Orwell's visions laid out in his seminal work 1984 has often been used as a focal point for technological innovation. Indeed, with the advent of smart home devices, complete with both screens and built-in cameras and microphones, it comes as little surprise that this is where the comparisons start to begin. If you've read the book, you'll know that Winston's flat, much like everybody else's, is fitted with a constantly monitored Telescreen. With this, it surveys his entire life. As a result, with smart home devices such as Amazon's Echo line, there's always been allegations of the American firm listening into what otherwise could be deemed as private conversations that they've got no business to be a part of, contesting the idea that these large firms are being far too intrusive for anyone's liking.
Sure, there's merits in listening to some conversations, with the aim of improving a user service, in the same way that communication firms such as Virgin Media or Sky may record phone calls for user training purposes, which in turn should help to improve the service.
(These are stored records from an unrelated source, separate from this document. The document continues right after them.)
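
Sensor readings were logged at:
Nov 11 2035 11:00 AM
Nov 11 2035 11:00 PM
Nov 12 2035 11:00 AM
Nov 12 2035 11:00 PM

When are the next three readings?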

We're all aware of this practice, and for businesses such as those, it makes a lot of sense to do so. Whist big tech firms such as Amazon or Facebook are, on the surface, providing a different service, they still have a need for such data. The true purpose of Amazon listening in to a minute fraction of any of our probably futile conversations with Alexa about the weather or playing your playlist of music is to improve the service, but, when digging deeper, other such purposes become a little more apparent.
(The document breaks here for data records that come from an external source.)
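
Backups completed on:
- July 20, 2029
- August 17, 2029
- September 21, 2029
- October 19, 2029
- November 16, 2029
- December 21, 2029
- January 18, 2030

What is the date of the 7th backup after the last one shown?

August 16, 2030

All dates are Fridays, 28, 35, 28, 28, 35, 28 days apart.
Specifically, the 3rd Friday of each month.
February 2030 — 3rd Friday is February 15, 2030.
March 2030 — 3rd Friday is March 15, 2030.
April 2030 — 3rd Friday is April 19, 2030.
3rd Friday of May 2030: May 17, 2030.
June 2030 — 3rd Friday is June 21, 2030.
July 2030 — 3rd Friday is July 19, 2030.
3rd Friday of August 2030: August 16, 2030.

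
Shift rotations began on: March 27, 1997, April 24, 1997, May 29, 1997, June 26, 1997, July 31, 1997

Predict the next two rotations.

August 28, 1997; September 25, 1997

Every date is a Thursday; gaps 28, 35, 28, 35 days.
Each is the last Thursday of its month (at least one falls on the 29th or later, ruling out '4th Thursday').
August 1997 ends with Thursday August 28, 1997.
September 1997 ends with Thursday September 25, 1997.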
It's no real surprise to anyone that Amazon listen in to these conversations, but there's a growing paranoia surrounding the extent to both what they know about us as consumers, and how much they're actually aware of. One of the BBC's latest Panorama documentaries explored this very topic in some detail, offering some intriguing discussion points in the process. The documentary demonstrated in clear detail how former Amazon executives are frightened by the direction that the supersized commerce firm is headed into, with the idea that, even since the very beginning back for Jeff Bezos and co in the late nineties, one of the best methods to ensure success was to harness the power of data. The emergence of click-based metrics and tracking cookies enable Amazon to build a persona of each individual customer, to then push certain products to the user. Amazon themselves have said that, despite a patent for conversation-rooted targeted advertising being filed way back in 2014, it isn't representative of the future of the firm.
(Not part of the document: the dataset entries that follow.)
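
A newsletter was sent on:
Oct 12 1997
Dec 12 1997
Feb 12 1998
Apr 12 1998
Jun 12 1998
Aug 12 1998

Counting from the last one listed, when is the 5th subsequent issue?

Jun 12 1999

Gaps: 61, 62, 59, 61, 61 days — not constant. Every event is on the 12th of the month.
Pattern: the 12th of every 2 months.
Next: October 1998 → Oct 12 1998.
Next: December 1998 → Dec 12 1998.
February 1999: Feb 12 1999.
April 1999: Apr 12 1999.
Next: June 1999 → Jun 12 1999.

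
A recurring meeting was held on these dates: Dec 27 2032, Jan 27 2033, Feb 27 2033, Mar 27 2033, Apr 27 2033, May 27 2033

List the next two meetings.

Jun 27 2033, Jul 27 2033

The day-of-month is always 27 (31, 31, 28, 31, 30 days between events).
So this recurs on the 27th of each month.
Next: June 2033 → Jun 27 2033.
July 2033: Jul 27 2033.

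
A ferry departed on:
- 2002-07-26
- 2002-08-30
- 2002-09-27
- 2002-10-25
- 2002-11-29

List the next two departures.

Every date is a Friday; gaps 35, 28, 28, 35 days.
Each is the last Friday of its month (at least one falls on the 29th or later, ruling out '4th Friday').
Last Friday of December 2002: 2002-12-27.
Last Friday of January 2003: 2003-01-31.

2002-12-27, 2003-01-31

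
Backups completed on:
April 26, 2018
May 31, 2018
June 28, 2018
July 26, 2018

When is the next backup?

Every date is a Thursday; gaps 35, 28, 28 days.
Each is the last Thursday of its month (at least one falls on the 29th or later, ruling out '4th Thursday').
August 2018 ends with Thursday August 30, 2018.

August 30, 2018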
With all this though, it's integral to understand the difference between understanding customer buying habits and invasion of privacy. With the way that Amazon appear to be going about things, it's erring on the side of an invasion of privacy, especially given the fact the whole charade of building characters out of buying habits. Spending evenings with beer and pizza, as some Amazon employees do, in such character building sessions does seem a bit obsessive, don't you think? In addition, whilst businesses often have an idea of who a product is aimed at, with the sheer size of Amazon's marketplace and variety of products sold, think how many such characters have been built over the years. It's frightening.
With this though, harnessing the power of data isn't all bad. Whilst it's only a small example, the data collected by Spotify has allowed for some interesting things. As a pretty big user myself, it's nice to mooch through the Discover Weekly playlist or the Daily Mixes that the service creates based on my listening habits. For these purposes, the collection of data makes sense, as it can be put to good use, and hopefully push undiscovered acts to new heights,
It's clear that the world hasn't been plunged into the Orwellian abyss just yet, but we are hurtling towards it quicker than expected. If firms such as Facebook and Amazon continue to indulge in dabbling in people's private lives, it's not going to end well for society. That being said, we'll have to wait and see what the next set of technological innovation brings and indeed, the next methods of prying into people's private lives.